Dropping a few Mentho candies into Coca-Cola (Coke) and other carbonated drinks creates an explosive volcano of sweet, sticky rain. But, what happens when other catalysts are dropped into carbonated liquids? When the catalyst is yeast, the results aren't nearly as fun to watch.
Yeast is a living fungi, a spore which acts as any other leaving creature. In the right environment, yeast will eat its favorite foods, digest them to create energy and fuel growth, then excrete a chemical waste byproduct. Yeast consumes natural sugars, but not artificial sweeteners, such as saccharin. Therefore, when yeast is dropped into Coke or other naturally sweetened beverages, the fungi's first response is to consume sugar.
Fuels Growth and Reproduction
As the fungi consume the sugar, the energy is converted and fuels two distinct biological functions. First, yeast multiplies via a process called mitosis. This asexual reproduction does not require male and female components. Individual yeast spores replicate and then break off into two identical fungi spores. The second product of the chemical reaction between yeast and the sugar present in Coke is CO2. Carbon dioxide is released as the byproduct of the yeast's digestive process. All living plants and animals give off, transpire or excrete some kind of waste products after ingesting food. Yeast's byproduct, the direct result of consuming sugar, is the secretion of CO2. If a balloon is stretched over the top of the Coke bottle after adding yeast, the CO2 will inflate the balloon.
As the sugars are consumed out of the liquid Coke, the beverage is converted to a beverage with mild alcohol content. Much like the difference between regular wine and dry wines, which have a lower sugar content, the carbonated soda pop is converted into a solution with a higher content of C2H5OH, straight chain alcohol. This process should not be confused with creating wine. Wine is a combination of carbonated beverage infused with alcohol content. The reaction between Coke and yeast does not produce a pleasant tasting, wine-like beverage. This result is likely caused by the high amount of chemical preservative in Coke. Wine is produced as yeast consumes and reacts with high amounts of natural fruit sucrose.

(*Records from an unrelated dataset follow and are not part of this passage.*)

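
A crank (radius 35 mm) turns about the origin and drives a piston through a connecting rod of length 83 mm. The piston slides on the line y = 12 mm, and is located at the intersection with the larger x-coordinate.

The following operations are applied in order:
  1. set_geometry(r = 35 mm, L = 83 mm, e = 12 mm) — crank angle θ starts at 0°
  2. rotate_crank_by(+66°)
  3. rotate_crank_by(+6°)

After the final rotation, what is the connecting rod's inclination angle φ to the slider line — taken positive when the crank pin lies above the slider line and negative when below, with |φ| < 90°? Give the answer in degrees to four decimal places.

set_geometry: r = 35 mm, L = 83 mm, e = 12 mm; θ ← 0°
rotate_crank_by(+66°): θ ← 0° +66° = 66°
rotate_crank_by(+6°): θ ← 66° +6° = 72°
crank pin P = (r cos θ, r sin θ) = (10.815595, 33.286978)
h = r sin θ − e = 33.286978 − 12 = 21.286978
sin φ = h / L = 21.286978 / 83 = 0.25646962
φ = arcsin(0.25646962) = 14.860684°

14.8607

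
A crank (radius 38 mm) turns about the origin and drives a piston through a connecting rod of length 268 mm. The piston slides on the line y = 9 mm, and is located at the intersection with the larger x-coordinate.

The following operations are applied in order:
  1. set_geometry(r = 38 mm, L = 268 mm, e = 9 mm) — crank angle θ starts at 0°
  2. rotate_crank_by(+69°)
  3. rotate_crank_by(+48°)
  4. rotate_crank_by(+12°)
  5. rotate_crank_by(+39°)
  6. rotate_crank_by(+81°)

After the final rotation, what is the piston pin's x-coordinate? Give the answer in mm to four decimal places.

set_geometry: r = 38 mm, L = 268 mm, e = 9 mm; θ ← 0°
rotate_crank_by(+69°): θ ← 0° +69° = 69°
rotate_crank_by(+48°): θ ← 69° +48° = 117°
rotate_crank_by(+12°): θ ← 117° +12° = 129°
rotate_crank_by(+39°): θ ← 129° +39° = 168°
rotate_crank_by(+81°): θ ← 168° +81° = 249°
crank pin P = (r cos θ, r sin θ) = (-13.617982, -35.476056)
h = r sin θ − e = -35.476056 − 9 = -44.476056
x = r cos θ + √(L² − h²) = -13.617982 + √(71824.0 − 1978.1196) = -13.617982 + 264.283712 = 250.665730

250.6657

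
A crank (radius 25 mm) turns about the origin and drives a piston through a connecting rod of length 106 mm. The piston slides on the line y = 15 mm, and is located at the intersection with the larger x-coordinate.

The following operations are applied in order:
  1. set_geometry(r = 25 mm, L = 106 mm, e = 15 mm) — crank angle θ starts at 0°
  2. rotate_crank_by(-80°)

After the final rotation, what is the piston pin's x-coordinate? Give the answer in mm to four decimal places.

set_geometry: r = 25 mm, L = 106 mm, e = 15 mm; θ ← 0°
rotate_crank_by(-80°): θ ← 0° -80° = -80°
crank pin P = (r cos θ, r sin θ) = (4.341204, -24.620194)
h = r sin θ − e = -24.620194 − 15 = -39.620194
x = r cos θ + √(L² − h²) = 4.341204 + √(11236.0 − 1569.7598) = 4.341204 + 98.317039 = 102.658244

102.6582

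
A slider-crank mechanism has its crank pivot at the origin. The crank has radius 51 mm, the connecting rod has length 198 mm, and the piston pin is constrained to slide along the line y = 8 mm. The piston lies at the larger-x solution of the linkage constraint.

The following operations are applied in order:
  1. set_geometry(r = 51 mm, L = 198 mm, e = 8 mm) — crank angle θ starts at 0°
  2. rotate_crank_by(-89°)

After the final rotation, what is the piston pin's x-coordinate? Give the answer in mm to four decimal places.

set_geometry: r = 51 mm, L = 198 mm, e = 8 mm; θ ← 0°
rotate_crank_by(-89°): θ ← 0° -89° = -89°
crank pin P = (r cos θ, r sin θ) = (0.890073, -50.992232)
h = r sin θ − e = -50.992232 − 8 = -58.992232
x = r cos θ + √(L² − h²) = 0.890073 + √(39204.0 − 3480.0835) = 0.890073 + 189.007715 = 189.897788

189.8978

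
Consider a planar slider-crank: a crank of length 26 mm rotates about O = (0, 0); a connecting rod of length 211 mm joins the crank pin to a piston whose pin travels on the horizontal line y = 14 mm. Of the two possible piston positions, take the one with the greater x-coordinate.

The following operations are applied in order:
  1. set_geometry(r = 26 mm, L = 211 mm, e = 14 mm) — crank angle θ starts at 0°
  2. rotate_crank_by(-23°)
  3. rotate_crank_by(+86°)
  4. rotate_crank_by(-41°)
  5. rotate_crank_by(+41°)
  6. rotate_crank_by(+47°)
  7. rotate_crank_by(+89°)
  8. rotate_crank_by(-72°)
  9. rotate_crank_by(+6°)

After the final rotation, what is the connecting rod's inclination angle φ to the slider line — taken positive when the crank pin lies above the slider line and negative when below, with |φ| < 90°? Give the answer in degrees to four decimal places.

set_geometry: r = 26 mm, L = 211 mm, e = 14 mm; θ ← 0°
rotate_crank_by(-23°): θ ← 0° -23° = -23°
rotate_crank_by(+86°): θ ← -23° +86° = 63°
rotate_crank_by(-41°): θ ← 63° -41° = 22°
rotate_crank_by(+41°): θ ← 22° +41° = 63°
rotate_crank_by(+47°): θ ← 63° +47° = 110°
rotate_crank_by(+89°): θ ← 110° +89° = 199°
rotate_crank_by(-72°): θ ← 199° -72° = 127°
rotate_crank_by(+6°): θ ← 127° +6° = 133°
crank pin P = (r cos θ, r sin θ) = (-17.731957, 19.015196)
h = r sin θ − e = 19.015196 − 14 = 5.015196
sin φ = h / L = 5.015196 / 211 = 0.02376870
φ = arcsin(0.02376870) = 1.361975°

1.3620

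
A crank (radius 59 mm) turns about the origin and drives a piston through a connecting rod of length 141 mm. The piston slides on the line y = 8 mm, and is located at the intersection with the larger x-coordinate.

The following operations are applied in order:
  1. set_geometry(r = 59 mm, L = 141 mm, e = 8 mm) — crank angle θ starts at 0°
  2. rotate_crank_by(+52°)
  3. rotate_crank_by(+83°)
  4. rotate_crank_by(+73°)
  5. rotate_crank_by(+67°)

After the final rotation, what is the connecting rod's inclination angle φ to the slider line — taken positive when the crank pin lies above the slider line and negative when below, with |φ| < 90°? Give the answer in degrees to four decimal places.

set_geometry: r = 59 mm, L = 141 mm, e = 8 mm; θ ← 0°
rotate_crank_by(+52°): θ ← 0° +52° = 52°
rotate_crank_by(+83°): θ ← 52° +83° = 135°
rotate_crank_by(+73°): θ ← 135° +73° = 208°
rotate_crank_by(+67°): θ ← 208° +67° = 275°
crank pin P = (r cos θ, r sin θ) = (5.142189, -58.775487)
h = r sin θ − e = -58.775487 − 8 = -66.775487
sin φ = h / L = -66.775487 / 141 = -0.47358502
φ = arcsin(-0.47358502) = -28.267260°

-28.2673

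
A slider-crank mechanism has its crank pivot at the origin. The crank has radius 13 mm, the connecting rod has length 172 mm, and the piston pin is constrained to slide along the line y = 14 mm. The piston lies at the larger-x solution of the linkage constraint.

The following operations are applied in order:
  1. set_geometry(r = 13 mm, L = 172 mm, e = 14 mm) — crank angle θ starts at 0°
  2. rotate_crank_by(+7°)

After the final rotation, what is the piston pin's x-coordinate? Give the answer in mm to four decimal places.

184.4544

set_geometry: r = 13 mm, L = 172 mm, e = 14 mm; θ ← 0°
rotate_crank_by(+7°): θ ← 0° +7° = 7°
crank pin P = (r cos θ, r sin θ) = (12.903100, 1.584301)
h = r sin θ − e = 1.584301 − 14 = -12.415699
x = r cos θ + √(L² − h²) = 12.903100 + √(29584.0 − 154.1496) = 12.903100 + 171.551306 = 184.454406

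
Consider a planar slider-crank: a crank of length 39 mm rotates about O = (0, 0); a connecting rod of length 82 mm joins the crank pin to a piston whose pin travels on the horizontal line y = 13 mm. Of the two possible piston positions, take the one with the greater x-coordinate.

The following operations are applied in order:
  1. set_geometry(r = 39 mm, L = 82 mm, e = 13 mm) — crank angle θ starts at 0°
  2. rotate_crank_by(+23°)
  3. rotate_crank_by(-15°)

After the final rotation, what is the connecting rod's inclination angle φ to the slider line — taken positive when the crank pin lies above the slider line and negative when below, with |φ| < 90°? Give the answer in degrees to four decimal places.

-5.2985

set_geometry: r = 39 mm, L = 82 mm, e = 13 mm; θ ← 0°
rotate_crank_by(+23°): θ ← 0° +23° = 23°
rotate_crank_by(-15°): θ ← 23° -15° = 8°
crank pin P = (r cos θ, r sin θ) = (38.620455, 5.427751)
h = r sin θ − e = 5.427751 − 13 = -7.572249
sin φ = h / L = -7.572249 / 82 = -0.09234450
φ = arcsin(-0.09234450) = -5.298499°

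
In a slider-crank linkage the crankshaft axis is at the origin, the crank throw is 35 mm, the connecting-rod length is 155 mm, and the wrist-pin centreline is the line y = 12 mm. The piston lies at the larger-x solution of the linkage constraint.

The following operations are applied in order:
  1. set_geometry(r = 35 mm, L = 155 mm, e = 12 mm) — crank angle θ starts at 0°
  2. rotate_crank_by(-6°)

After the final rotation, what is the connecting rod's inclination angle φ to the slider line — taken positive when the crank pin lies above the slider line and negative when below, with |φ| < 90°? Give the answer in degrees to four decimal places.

set_geometry: r = 35 mm, L = 155 mm, e = 12 mm; θ ← 0°
rotate_crank_by(-6°): θ ← 0° -6° = -6°
crank pin P = (r cos θ, r sin θ) = (34.808266, -3.658496)
h = r sin θ − e = -3.658496 − 12 = -15.658496
sin φ = h / L = -15.658496 / 155 = -0.10102256
φ = arcsin(-0.10102256) = -5.798057°

-5.7981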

In the Coke, yeast consumes sugar and high fructose corn syrup, but creates an unpleasant-tasting, alcohol content beverage.
Raises pH Levels
In liquids, pH is a measure of a substance's acidity. High pH solutions have a high salt content. Low pH levels are typically acidic and have a high hydrogen, or OH radical content. Highly acidic and high salt content compounds are on opposite ends of the same spectrum. As alcohol is produced in the liquid Coke, hydrogen content increases. This chemical process results in decreased pH levels.